The charges against ex-CIA operative Luis Posada Carriles are serious in any language but so far, the case has hinged not on his prowess as a radical militant, but his English skills.

Cuba's public enemy number one spent decades crisscrossing Latin America as the ultimate cold warrior, using aliases to battle communist governments. But the 82-year-old Cuba native is in federal court not because of his past exploits, but because prosecutors say he lied to immigration officials after sneaking into the U.S. in 2005.

Posada Carriles is charged with perjury, obstruction and immigration fraud for giving false testimony in El Paso about how he reached American soil and for failing to admit to planning a series of Havana hotel bombings in 1997.

Defense attorneys say Posada Carriles's shaky grasp of English muddled the questions he answered under oath.
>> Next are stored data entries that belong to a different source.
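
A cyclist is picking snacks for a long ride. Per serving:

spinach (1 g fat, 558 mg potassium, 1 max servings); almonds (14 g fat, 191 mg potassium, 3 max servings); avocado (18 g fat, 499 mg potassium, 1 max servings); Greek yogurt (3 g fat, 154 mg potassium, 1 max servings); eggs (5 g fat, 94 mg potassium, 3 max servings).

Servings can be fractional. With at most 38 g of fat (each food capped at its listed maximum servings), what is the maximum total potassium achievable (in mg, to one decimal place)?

Potassium per g fat: spinach 558, Greek yogurt 51.33, avocado 27.72, eggs 18.8, almonds 13.64.
Take 1 serving of spinach: uses 1 g fat, +558.0 mg potassium (running total 558.0 mg).
Take 1 serving of Greek yogurt: uses 3 g fat, +154.0 mg potassium (running total 712.0 mg).
Take 1 serving of avocado: uses 18 g fat, +499.0 mg potassium (running total 1211.0 mg).
Take 3 servings of eggs: uses 15 g fat, +282.0 mg potassium (running total 1493.0 mg).
Take 0.07143 servings of almonds: uses 1 g fat, +13.6 mg potassium (running total 1506.6 mg).
Greedy by best ratio exhausts the fat allowance optimally: 1506.6 mg.

1506.6 mg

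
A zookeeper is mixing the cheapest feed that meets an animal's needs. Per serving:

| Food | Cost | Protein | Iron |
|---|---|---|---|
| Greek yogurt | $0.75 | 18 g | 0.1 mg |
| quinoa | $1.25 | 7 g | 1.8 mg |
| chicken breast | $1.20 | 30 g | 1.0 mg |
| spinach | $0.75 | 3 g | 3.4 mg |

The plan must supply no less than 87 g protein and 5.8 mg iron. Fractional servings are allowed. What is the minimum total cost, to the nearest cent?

For a min-cost LP with two ≥-constraints, a basic feasible solution has at most two positive variables.
Greek yogurt only: max(87/18, 5.8/0.1) = 58 servings → $43.50.
quinoa only: max(87/7, 5.8/1.8) = 12.43 servings → $15.54.
chicken breast only: max(87/30, 5.8/1.0) = 5.8 servings → $6.96.
spinach only: max(87/3, 5.8/3.4) = 29 servings → $21.75.
Greek yogurt + quinoa with both tight: 3.659 servings and 3.019 servings → $6.52.
Greek yogurt + chicken breast with both targets exact would need a negative amount; discard.
Greek yogurt + spinach with both tight: 4.571 servings and 1.571 servings → $4.61.
quinoa + chicken breast with both tight: 1.851 servings and 2.468 servings → $5.28.
quinoa + spinach: the both-tight solution has a negative serving — not a feasible corner.
chicken breast + spinach with both tight: 2.812 servings and 0.8788 servings → $4.03.
So the least-cost plan costs $4.03.

$4.03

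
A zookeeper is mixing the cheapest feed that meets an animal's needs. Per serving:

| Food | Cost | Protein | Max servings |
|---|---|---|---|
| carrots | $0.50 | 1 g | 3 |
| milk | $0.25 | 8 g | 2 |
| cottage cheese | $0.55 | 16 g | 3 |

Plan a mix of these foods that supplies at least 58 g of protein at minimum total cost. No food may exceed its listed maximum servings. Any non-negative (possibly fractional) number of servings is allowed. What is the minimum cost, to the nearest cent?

Cost per g of protein: milk $0.0312, cottage cheese $0.0344, carrots $0.5000.
Take 2 servings of milk: +16.0 g protein for $0.50 (total $0.50, still need 42.0 g).
Take 2.625 servings of cottage cheese: +42.0 g protein for $1.44 (total $1.94, still need 0.0 g).
Greedy by cheapest-per-g is optimal for a single linear constraint, so the minimum cost is $1.94.

$1.94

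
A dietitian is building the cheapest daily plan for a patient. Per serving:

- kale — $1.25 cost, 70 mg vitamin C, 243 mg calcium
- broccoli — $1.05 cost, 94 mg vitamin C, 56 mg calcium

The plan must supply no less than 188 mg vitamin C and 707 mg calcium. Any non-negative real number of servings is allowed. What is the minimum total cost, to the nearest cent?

$3.64

Check every corner: each single food scaled to meet both minima, and each pair solved so both constraints bind.
kale only: max(188/70, 707/243) = 2.909 servings → $3.64.
broccoli only: max(188/94, 707/56) = 12.62 servings → $13.26.
kale + broccoli: the both-tight solution has a negative serving — not a feasible corner.
The minimum over all feasible corners is $3.64.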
Retaking the stand Thursday is immigration officer Susanna Bolanos, who interviewed Posada Carriles during a second round of immigration hearings in 2006. She has testified as prosecutors played recordings of Posada Carriles answering questions in English as part of a test required for U.S. citizenship.

In court, Posada Carriles wears an earpiece providing a simultaneous Spanish translation of the proceedings. But recordings from 2006 reveal that even after he had permission to answer in either language, Posada Carriles continued to mix both.

Posada Carriles also was heard listing a string of assumed names he used while living in El Salvador in the early 1990s. He said that country's government supplied gun permits, passports and driver's licenses in those aliases.

Asked why that was necessary, he responded, "The communists will kill us."

Posada Carriles worked for the CIA in the 1960s. He later moved to Venezuela and became head of that country's intelligence service. He was acquitted by a military tribunal in the 1976 bombing of a Cuban passenger airliner and escaped from prison before a government retrial.

In the 1980s, he helped support U.S.-backed "contra" rebels in Nicaragua. Posada Carriles also was arrested in Panama amid a plot to kill Fidel Castro during a visit there in 2000. He went to prison, but eventually received a presidential pardon — then turned up in the U.S., prompting the current charges against him.

Posada Carriles has been living with his family in Miami.